Le comité a établi que M. Benoit s’était montré « grossièrement négligent » dans l’exercice de ses activités de courtage, faisant preuve de ce que la décision qualifie d’« aveuglement volontaire ». Selon la preuve entendue, M. Benoit ne traitait pas lui-même les communications reçues pendant les heures ouvrables, déléguant cette tâche à son adjointe. Le comité a rejeté sa défense, selon laquelle l’erreur revenait entièrement à son employée, la qualifiant de « manifestement mal fondée, voire frivole ».
« Le ou vers le 26 janvier 2022, dans le cadre de l’exécution d’un contrat de courtage, a faussement laissé croire au courtier collaborateur qu’une situation d’offres multiples prévalait, incitant ainsi les promettants acheteurs à bonifier à deux reprises leur promesse d’achat », peut-on lire dans l’avis publié par l’OACIQ.
« Pocket listing »
Un autre chef concerne un contrat de courtage signé par M. Benoit et prévoyant la mise en marché d’une maison à Mascouche en mai 2022. Il s’agissait en réalité d’un « pocket listing », c’est-à-dire une « inscription-vente » qu’il n’avait jamais l’intention d’afficher publiquement.
Selon la décision, le courtier avait déjà en tête des acheteurs intéressés, représentés par un courtier de sa propre équipe, avant même de signer le contrat avec les vendeurs.
Il a partagé l’information sur la propriété exclusivement avec les membres de son équipe et a permis à ces acheteurs de la visiter dès le lendemain, sans que l’immeuble n’ait été diffusé en ligne.

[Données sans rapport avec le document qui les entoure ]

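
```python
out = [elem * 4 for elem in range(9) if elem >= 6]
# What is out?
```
Trace:
  elem=0
  elem=1
  elem=2
  elem=3
  elem=4
  elem=5
  elem=6
  elem=7
  elem=8
  out=[24, 28, 32]

Final answer: [24, 28, 32]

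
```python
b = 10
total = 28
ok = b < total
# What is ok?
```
Trace:
  b=10
  b=10, total=28
  b=10, total=28, ok=True

Final answer: True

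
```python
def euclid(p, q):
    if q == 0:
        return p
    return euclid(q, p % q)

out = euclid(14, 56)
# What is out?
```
Call trace:
euclid(p=14, q=56)
  euclid(p=56, q=14)
    euclid(p=14, q=0)
    -> return 14
  -> return 14
-> return 14

Final answer: 14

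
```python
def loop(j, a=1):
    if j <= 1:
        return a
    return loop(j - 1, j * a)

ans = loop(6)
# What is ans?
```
Call trace:
loop(j=6, a=1)
  loop(j=5, a=6)
    loop(j=4, a=30)
      loop(j=3, a=120)
        loop(j=2, a=360)
          loop(j=1, a=720)
          -> return 720
        -> return 720
      -> return 720
    -> return 720
  -> return 720
-> return 720

Final answer: 720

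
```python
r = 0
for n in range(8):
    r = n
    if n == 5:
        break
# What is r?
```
Trace:
  r=0
  r=0, n=0
  r=1, n=1
  r=2, n=2
  r=3, n=3
  r=4, n=4
  r=5, n=5

Final answer: 5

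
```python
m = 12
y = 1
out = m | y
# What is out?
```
Trace:
  m=12
  m=12, y=1
  m=12, y=1, out=13

Final answer: 13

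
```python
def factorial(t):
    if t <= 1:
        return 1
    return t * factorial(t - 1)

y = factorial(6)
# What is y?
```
Call trace:
factorial(t=6)
  factorial(t=5)
    factorial(t=4)
      factorial(t=3)
        factorial(t=2)
          factorial(t=1)
          -> return 1
        -> return 2
      -> return 6
    -> return 24
  -> return 120
-> return 720

Final answer: 720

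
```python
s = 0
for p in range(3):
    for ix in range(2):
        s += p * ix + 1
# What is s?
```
Trace:
  s=0
  s=1, p=0, ix=0
  s=2, p=0, ix=1
  s=3, p=1, ix=0
  s=5, p=1, ix=1
  s=6, p=2, ix=0
  s=9, p=2, ix=1

Final answer: 9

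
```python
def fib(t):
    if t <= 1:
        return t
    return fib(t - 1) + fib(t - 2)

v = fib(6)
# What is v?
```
Call trace (a repeated sub-call is expanded the first time; later identical calls just restate its return value):
fib(t=6)
  fib(t=5)
    fib(t=4)
      fib(t=3)
        fib(t=2)
          fib(t=1)
          -> return 1
          fib(t=0)
          -> return 0
        -> return 1
        fib(t=1)
        -> return 1
      -> return 2
      fib(t=2) -> return 1  (same call as traced above)
    -> return 3
    fib(t=3) -> return 2  (same call as traced above)
  -> return 5
  fib(t=4) -> return 3  (same call as traced above)
-> return 8

Final answer: 8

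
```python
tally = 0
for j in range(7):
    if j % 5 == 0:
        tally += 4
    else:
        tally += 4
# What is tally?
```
Trace:
  tally=0
  tally=4, j=0
  tally=8, j=1
  tally=12, j=2
  tally=16, j=3
  tally=20, j=4
  tally=24, j=5
  tally=28, j=6

Final answer: 28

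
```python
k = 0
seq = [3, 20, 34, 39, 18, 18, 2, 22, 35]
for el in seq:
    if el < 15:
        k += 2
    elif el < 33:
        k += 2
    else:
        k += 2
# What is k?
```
Trace:
  k=0
  k=2, el=3
  k=4, el=20
  k=6, el=34
  k=8, el=39
  k=10, el=18
  k=12, el=18
  k=14, el=2
  k=16, el=22
  k=18, el=35

Final answer: 18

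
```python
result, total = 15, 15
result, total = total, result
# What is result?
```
Trace:
  result=15, total=15
  result=15, total=15

Final answer: 15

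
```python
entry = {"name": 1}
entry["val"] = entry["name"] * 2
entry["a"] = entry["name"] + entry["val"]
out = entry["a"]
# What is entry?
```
Trace:
  entry={'name': 1}
  entry={'name': 1, 'val': 2}
  entry={'name': 1, 'val': 2, 'a': 3}
  entry={'name': 1, 'val': 2, 'a': 3}, out=3

Final answer: {'name': 1, 'val': 2, 'a': 3}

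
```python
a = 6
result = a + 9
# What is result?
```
Trace:
  a=6
  a=6, result=15

Final answer: 15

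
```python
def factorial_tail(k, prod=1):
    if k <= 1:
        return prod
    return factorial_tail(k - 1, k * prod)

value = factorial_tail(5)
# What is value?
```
Call trace:
factorial_tail(k=5, prod=1)
  factorial_tail(k=4, prod=5)
    factorial_tail(k=3, prod=20)
      factorial_tail(k=2, prod=60)
        factorial_tail(k=1, prod=120)
        -> return 120
      -> return 120
    -> return 120
  -> return 120
-> return 120

Final answer: 120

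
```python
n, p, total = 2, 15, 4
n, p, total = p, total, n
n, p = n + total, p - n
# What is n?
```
Trace:
  n=2, p=15, total=4
  n=15, p=4, total=2
  n=17, p=-11, total=2

Final answer: 17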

Le comité l’a reconnu coupable d’avoir enfreint l’article 44 du Règlement, qui oblige un courtier à inscrire un immeuble à un service de diffusion dès le début de la mise en marché.
Non-respect du contrat de courtage
Une fois la vente conclue, M. Benoit a fait signer un formulaire de modifications aux vendeurs, un couple octogénaire, par lequel ils renonçaient rétroactivement à leur droit de recourir à un service de diffusion d’information. Le comité conclut que ce document ne reflétait pas la volonté réelle des vendeurs, mais visait plutôt à camoufler après coup le non-respect du contrat de courtage.

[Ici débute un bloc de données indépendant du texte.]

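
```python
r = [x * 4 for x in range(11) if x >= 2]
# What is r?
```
Trace:
  x=0
  x=1
  x=2
  x=3
  x=4
  x=5
  x=6
  x=7
  x=8
  x=9
  x=10
  r=[8, 12, 16, 20, 24, 28, 32, 36, 40]

Final answer: [8, 12, 16, 20, 24, 28, 32, 36, 40]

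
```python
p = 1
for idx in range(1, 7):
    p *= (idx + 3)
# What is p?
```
Trace:
  p=1
  p=4, idx=1
  p=20, idx=2
  p=120, idx=3
  p=840, idx=4
  p=6720, idx=5
  p=60480, idx=6

Final answer: 60480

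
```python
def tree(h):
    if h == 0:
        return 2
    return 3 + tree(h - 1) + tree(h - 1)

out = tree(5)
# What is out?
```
Call trace (a repeated sub-call is expanded the first time; later identical calls just restate its return value):
tree(h=5)
  tree(h=4)
    tree(h=3)
      tree(h=2)
        tree(h=1)
          tree(h=0)
          -> return 2
          tree(h=0)
          -> return 2
        -> return 7
        tree(h=1) -> return 7  (same call as traced above)
      -> return 17
      tree(h=2) -> return 17  (same call as traced above)
    -> return 37
    tree(h=3) -> return 37  (same call as traced above)
  -> return 77
  tree(h=4) -> return 77  (same call as traced above)
-> return 157

Final answer: 157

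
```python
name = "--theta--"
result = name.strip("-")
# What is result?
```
Trace:
  name='--theta--'
  name='--theta--', result='theta'

Final answer: 'theta'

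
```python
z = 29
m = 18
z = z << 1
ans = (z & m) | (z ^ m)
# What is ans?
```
Trace:
  z=29
  z=29, m=18
  z=58, m=18
  z=58, m=18, ans=58

Final answer: 58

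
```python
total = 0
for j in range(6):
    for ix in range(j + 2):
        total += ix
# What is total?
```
Trace:
  total=0
  total=0, j=0, ix=0
  total=1, j=0, ix=1
  total=1, j=1, ix=0
  total=2, j=1, ix=1
  total=4, j=1, ix=2
  total=4, j=2, ix=0
  total=5, j=2, ix=1
  total=7, j=2, ix=2
  total=10, j=2, ix=3
  total=10, j=3, ix=0
  total=11, j=3, ix=1
  total=13, j=3, ix=2
  total=16, j=3, ix=3
  total=20, j=3, ix=4
  total=20, j=4, ix=0
  total=21, j=4, ix=1
  total=23, j=4, ix=2
  total=26, j=4, ix=3
  total=30, j=4, ix=4
  total=35, j=4, ix=5
  total=35, j=5, ix=0
  total=36, j=5, ix=1
  total=38, j=5, ix=2
  total=41, j=5, ix=3
  total=45, j=5, ix=4
  total=50, j=5, ix=5
  total=56, j=5, ix=6

Final answer: 56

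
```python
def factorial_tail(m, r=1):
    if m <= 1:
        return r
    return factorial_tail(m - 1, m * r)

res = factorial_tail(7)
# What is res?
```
Call trace:
factorial_tail(m=7, r=1)
  factorial_tail(m=6, r=7)
    factorial_tail(m=5, r=42)
      factorial_tail(m=4, r=210)
        factorial_tail(m=3, r=840)
          factorial_tail(m=2, r=2520)
            factorial_tail(m=1, r=5040)
            -> return 5040
          -> return 5040
        -> return 5040
      -> return 5040
    -> return 5040
  -> return 5040
-> return 5040

Final answer: 5040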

Le comité a reconnu M. Benoit coupable d’avoir enfreint l’article 62 du Règlement, qui exige des courtiers qu’ils fassent preuve de probité.

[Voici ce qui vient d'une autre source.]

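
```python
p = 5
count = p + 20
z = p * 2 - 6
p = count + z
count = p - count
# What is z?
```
Trace:
  p=5
  p=5, count=25
  p=5, count=25, z=4
  p=29, count=25, z=4
  p=29, count=4, z=4

Final answer: 4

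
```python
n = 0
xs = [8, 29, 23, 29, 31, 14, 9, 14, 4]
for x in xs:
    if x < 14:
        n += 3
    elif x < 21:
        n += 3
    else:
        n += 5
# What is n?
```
Trace:
  n=0
  n=3, x=8
  n=8, x=29
  n=13, x=23
  n=18, x=29
  n=23, x=31
  n=26, x=14
  n=29, x=9
  n=32, x=14
  n=35, x=4

Final answer: 35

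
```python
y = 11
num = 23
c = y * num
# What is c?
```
Trace:
  y=11
  y=11, num=23
  y=11, num=23, c=253

Final answer: 253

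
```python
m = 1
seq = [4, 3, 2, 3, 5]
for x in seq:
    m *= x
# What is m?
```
Trace:
  m=1
  m=4, x=4
  m=12, x=3
  m=24, x=2
  m=72, x=3
  m=360, x=5

Final answer: 360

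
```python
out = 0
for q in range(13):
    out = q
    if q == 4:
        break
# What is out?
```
Trace:
  out=0
  out=0, q=0
  out=1, q=1
  out=2, q=2
  out=3, q=3
  out=4, q=4

Final answer: 4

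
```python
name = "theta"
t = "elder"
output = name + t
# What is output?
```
Trace:
  name='theta'
  name='theta', t='elder'
  name='theta', t='elder', output='thetaelder'

Final answer: 'thetaelder'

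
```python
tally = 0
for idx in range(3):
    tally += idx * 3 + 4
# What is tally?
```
Trace:
  tally=0
  tally=4, idx=0
  tally=11, idx=1
  tally=21, idx=2

Final answer: 21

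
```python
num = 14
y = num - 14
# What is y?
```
Trace:
  num=14
  num=14, y=0

Final answer: 0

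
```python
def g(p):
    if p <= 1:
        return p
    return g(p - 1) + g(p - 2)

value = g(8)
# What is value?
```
Call trace (a repeated sub-call is expanded the first time; later identical calls just restate its return value):
g(p=8)
  g(p=7)
    g(p=6)
      g(p=5)
        g(p=4)
          g(p=3)
            g(p=2)
              g(p=1)
              -> return 1
              g(p=0)
              -> return 0
            -> return 1
            g(p=1)
            -> return 1
          -> return 2
          g(p=2) -> return 1  (same call as traced above)
        -> return 3
        g(p=3) -> return 2  (same call as traced above)
      -> return 5
      g(p=4) -> return 3  (same call as traced above)
    -> return 8
    g(p=5) -> return 5  (same call as traced above)
  -> return 13
  g(p=6) -> return 8  (same call as traced above)
-> return 21

Final answer: 21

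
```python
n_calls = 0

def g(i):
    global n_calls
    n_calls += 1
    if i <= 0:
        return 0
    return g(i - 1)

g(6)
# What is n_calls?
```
Call trace:
g(i=6)
  g(i=5)
    g(i=4)
      g(i=3)
        g(i=2)
          g(i=1)
            g(i=0)
            -> return 0
          -> return 0
        -> return 0
      -> return 0
    -> return 0
  -> return 0
-> return 0

n_calls is incremented once per call. g is entered once for each i = 6, 5, 4, 3, 2, 1, 0 (the i <= 0 call returns without recursing), i.e. 6 + 1 calls.
n_calls = 7

Final answer: 7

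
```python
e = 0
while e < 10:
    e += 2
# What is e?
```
Trace:
  e=0
  e=2
  e=4
  e=6
  e=8
  e=10

Final answer: 10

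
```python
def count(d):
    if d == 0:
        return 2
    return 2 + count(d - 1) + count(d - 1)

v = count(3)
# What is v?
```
Call trace (a repeated sub-call is expanded the first time; later identical calls just restate its return value):
count(d=3)
  count(d=2)
    count(d=1)
      count(d=0)
      -> return 2
      count(d=0)
      -> return 2
    -> return 6
    count(d=1) -> return 6  (same call as traced above)
  -> return 14
  count(d=2) -> return 14  (same call as traced above)
-> return 30

Final answer: 30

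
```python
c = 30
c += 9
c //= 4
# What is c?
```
Trace:
  c=30
  c=39
  c=9

Final answer: 9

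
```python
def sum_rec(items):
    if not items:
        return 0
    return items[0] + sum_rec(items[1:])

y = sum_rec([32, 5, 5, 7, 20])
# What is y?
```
Call trace:
sum_rec(items=[32, 5, 5, 7, 20])
  sum_rec(items=[5, 5, 7, 20])
    sum_rec(items=[5, 7, 20])
      sum_rec(items=[7, 20])
        sum_rec(items=[20])
          sum_rec(items=[])
          -> return 0
        -> return 20
      -> return 27
    -> return 32
  -> return 37
-> return 69

Final answer: 69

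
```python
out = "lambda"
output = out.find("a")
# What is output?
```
Trace:
  out='lambda'
  out='lambda', output=1

Final answer: 1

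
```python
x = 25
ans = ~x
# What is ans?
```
Trace:
  x=25
  x=25, ans=-26

Final answer: -26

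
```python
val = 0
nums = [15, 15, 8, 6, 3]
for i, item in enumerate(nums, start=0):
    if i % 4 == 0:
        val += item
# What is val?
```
Trace:
  val=0
  val=15, i=0, item=15
  val=15, i=1, item=15
  val=15, i=2, item=8
  val=15, i=3, item=6
  val=18, i=4, item=3

Final answer: 18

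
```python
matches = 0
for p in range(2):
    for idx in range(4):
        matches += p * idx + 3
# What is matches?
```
Trace:
  matches=0
  matches=3, p=0, idx=0
  matches=6, p=0, idx=1
  matches=9, p=0, idx=2
  matches=12, p=0, idx=3
  matches=15, p=1, idx=0
  matches=19, p=1, idx=1
  matches=24, p=1, idx=2
  matches=30, p=1, idx=3

Final answer: 30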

Le fils des vendeurs, qui se trouvait à l’extérieur du pays au moment de la transaction, a témoigné que la vente s’était conclue de façon précipitée et que ses parents n’avaient pas eu le temps de bien lire les documents avant de les signer.
Nos tentatives pour joindre Daniel Benoit sont demeurées sans réponse. Nous avons par ailleurs transmis une demande de commentaire par courriel et par téléphone au dirigeant de l’agence Royal LePage Habitations à Mascouche, Éric Bilodeau, mais celle-ci était toujours sans réponse au moment de publier.